I keep reading articles about ARM’s. Man. As interest rates climb, I can’t help but think that many, many people are going to find themselves in trouble. Even if they aren’t in trouble, they will most likely be seeing more and more of their income go towards mortgage interest.
With inflationary fears floating around, it isn’t hard to imagine rates going even higher. I’m eating up the interest rate hikes. I’ve got a fixed rate mortgage, no consumer debt and have money in the bank earning me interest. Not a bad situation to be in as the rates go up.
Other articles I’ve read talk about how little disposable income many people have in their budgets. I’m sure a percentage of these people with no disposable income probably have adjustable rate mortgages. That’s a scary proposition. Basically, to stay in your house, you have got to sacrifice other expenses. Hopefully you have some to sacrifice.
So, how about a little feedback. I’ve got a 30 year fixed at 5.75%. What do you have, and if it’s an ARM, have you thought about how you will be affected?
franky (the fsa) says
5/1 ARM at below 5%. Not really worried, because I don’t expect to be in my home for 5 years at all.
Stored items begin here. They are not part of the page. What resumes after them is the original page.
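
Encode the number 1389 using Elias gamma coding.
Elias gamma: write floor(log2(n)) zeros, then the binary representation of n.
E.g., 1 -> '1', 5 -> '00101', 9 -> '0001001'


num_bits = floor(log2(1389)) + 1 = 11
leading_zeros = num_bits - 1 = 10
binary(1389) = 10101101101

Elias gamma(1389) = '0000000000' + '10101101101' = 000000000010101101101 (21 bits)


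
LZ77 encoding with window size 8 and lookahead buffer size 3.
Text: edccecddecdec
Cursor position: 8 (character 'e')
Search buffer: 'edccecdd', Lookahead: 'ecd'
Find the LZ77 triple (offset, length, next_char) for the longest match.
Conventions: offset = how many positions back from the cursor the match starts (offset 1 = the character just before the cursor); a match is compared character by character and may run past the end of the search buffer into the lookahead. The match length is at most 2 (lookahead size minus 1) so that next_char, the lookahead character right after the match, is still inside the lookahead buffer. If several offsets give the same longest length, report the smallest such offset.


Try each offset into the search buffer:
  offset=1 (pos 7, char 'd'): match length 0
  offset=2 (pos 6, char 'd'): match length 0
  offset=3 (pos 5, char 'c'): match length 0
  offset=4 (pos 4, char 'e'): match length 2
  offset=5 (pos 3, char 'c'): match length 0
  offset=6 (pos 2, char 'c'): match length 0
  offset=7 (pos 1, char 'd'): match length 0
  offset=8 (pos 0, char 'e'): match length 1
Longest match has length 2 at offset 4.
next_char = character at position 8 + 2 = 10 -> 'd'

Best match: offset=4, length=2 (matching 'ec' starting at position 4)
LZ77 triple: (4, 2, 'd')


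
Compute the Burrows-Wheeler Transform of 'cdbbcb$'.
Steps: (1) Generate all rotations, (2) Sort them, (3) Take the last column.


Rotations (sorted):
  0: $cdbbcb -> last char: b
  1: b$cdbbc -> last char: c
  2: bbcb$cd -> last char: d
  3: bcb$cdb -> last char: b
  4: cb$cdbb -> last char: b
  5: cdbbcb$ -> last char: $
  6: dbbcb$c -> last char: c


BWT = bcdbb$c


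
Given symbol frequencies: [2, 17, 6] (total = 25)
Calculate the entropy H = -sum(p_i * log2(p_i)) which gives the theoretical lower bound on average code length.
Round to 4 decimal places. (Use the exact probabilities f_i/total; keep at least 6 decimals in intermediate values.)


Per-symbol terms -p_i * log2(p_i) with p_i = f_i/25:
  p = 2/25 = 0.080000: log2(p) = -3.643856, -p*log2(p) = 0.291508
  p = 17/25 = 0.680000: log2(p) = -0.556393, -p*log2(p) = 0.378347
  p = 6/25 = 0.240000: log2(p) = -2.058894, -p*log2(p) = 0.494134
H = 0.291508 + 0.378347 + 0.494134 = 1.163989

H = 1.164 bits/symbol


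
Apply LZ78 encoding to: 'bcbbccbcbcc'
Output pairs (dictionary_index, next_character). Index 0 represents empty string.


LZ78 encoding steps:
Dictionary: {0: ''}
Step 1: w='' (idx 0), next='b' -> output (0, 'b'), add 'b' as idx 1
Step 2: w='' (idx 0), next='c' -> output (0, 'c'), add 'c' as idx 2
Step 3: w='b' (idx 1), next='b' -> output (1, 'b'), add 'bb' as idx 3
Step 4: w='c' (idx 2), next='c' -> output (2, 'c'), add 'cc' as idx 4
Step 5: w='b' (idx 1), next='c' -> output (1, 'c'), add 'bc' as idx 5
Step 6: w='bc' (idx 5), next='c' -> output (5, 'c'), add 'bcc' as idx 6


Encoded: [(0, 'b'), (0, 'c'), (1, 'b'), (2, 'c'), (1, 'c'), (5, 'c')]


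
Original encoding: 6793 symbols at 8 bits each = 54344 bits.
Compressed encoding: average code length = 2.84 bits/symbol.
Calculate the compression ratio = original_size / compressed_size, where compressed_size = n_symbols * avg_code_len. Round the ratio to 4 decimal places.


original_size = n_symbols * orig_bits = 6793 * 8 = 54344 bits
compressed_size = n_symbols * avg_code_len = 6793 * 2.84 = 19292.12 bits
ratio = original_size / compressed_size = 54344 / 19292.12 = 2.8169

Compression ratio = 2.8169


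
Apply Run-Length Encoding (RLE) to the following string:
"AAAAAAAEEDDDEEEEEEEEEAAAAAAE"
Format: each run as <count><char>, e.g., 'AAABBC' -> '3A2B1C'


Scanning runs left to right:
  i=0: run of 'A' x 7 -> '7A'
  i=7: run of 'E' x 2 -> '2E'
  i=9: run of 'D' x 3 -> '3D'
  i=12: run of 'E' x 9 -> '9E'
  i=21: run of 'A' x 6 -> '6A'
  i=27: run of 'E' x 1 -> '1E'

RLE = 7A2E3D9E6A1E


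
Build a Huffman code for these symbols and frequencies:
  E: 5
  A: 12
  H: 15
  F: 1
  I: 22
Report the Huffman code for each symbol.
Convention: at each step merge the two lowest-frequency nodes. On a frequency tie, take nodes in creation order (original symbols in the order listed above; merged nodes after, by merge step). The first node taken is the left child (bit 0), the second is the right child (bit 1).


Huffman tree construction:
Step 1: Merge F(1) + E(5) = 6
Step 2: Merge (F+E)(6) + A(12) = 18
Step 3: Merge H(15) + ((F+E)+A)(18) = 33
Step 4: Merge I(22) + (H+((F+E)+A))(33) = 55
Read each symbol's code off the tree from the root (left child = 0, right child = 1).

Codes:
  E: 1101 (length 4)
  A: 111 (length 3)
  H: 10 (length 2)
  F: 1100 (length 4)
  I: 0 (length 1)
Average code length: 112/55 = 2.0364 bits/symbol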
By that time, I would have moved somewhere else.
fivecentnickel.com says
We had a 30 year at 5.75%, but we moved June 1 and are now in a 30 year, 6.375% loan.
Esther says
Our home 15 year 4.875% is actually lower than our savings account 5.15%. It gives me a whole new perspective. Since we bought our house, 2001 saving account rates have been so low. I wanted to pay off the house in two years-just to know its paid off, but for now we’ll probably throw all the extra into savings. ( I’m getting greedy or smarter-I’m not sure which ) PS We never made enough (or paid enough) to deduct the interest from taxes so I can’t take that into consideration.
Paul says
Mine is a 15 year fixed at 5.5%. Because the loan amount was relatively low, the interest deduction isn’t much these days. Within a few years, it will probably be no help at all, tax-wise.
Low M Rate says
You can still get lower mortgage rate by paying down points
Bad Credit Loans says
“With inflationary fears floating around, it isn’t hard to imagine rates going even higher.”
I totally agree!
Ralph says
I have a 340K investment property loan at 6.95% interest only, fixed for 5 years
And a 480K mortgage on our house at a variable rate that is currently 6.89% (it went up 0.25% in May) which will go up by 0.25% in a couple of months (our central bank just raised rates 0.25%).
BUT, we’re probably at the top end of an interest rate increase phase, so the variable rate will probably still be cheaper than the fixed rate over the 5 year period.
Banks aren’t stupid – they work out the likely rate that will apply over the fixed term and then add a sizable margin on top of that. Paying an extra 0.25%-0.50% over a 30 year period on a home loan will cost you a fortune!
It’s just like investing in a safe CD vs. investing in a diversified stock portfolio or index fund – you will probably end up with more reward for taking on more risk – but you’ve got to be comfortable taking on the risk, and have a sensible financial PLAN ie. build in allowances for the range of likely outcomes, such as your variable rate loan going up 0.5% (or more).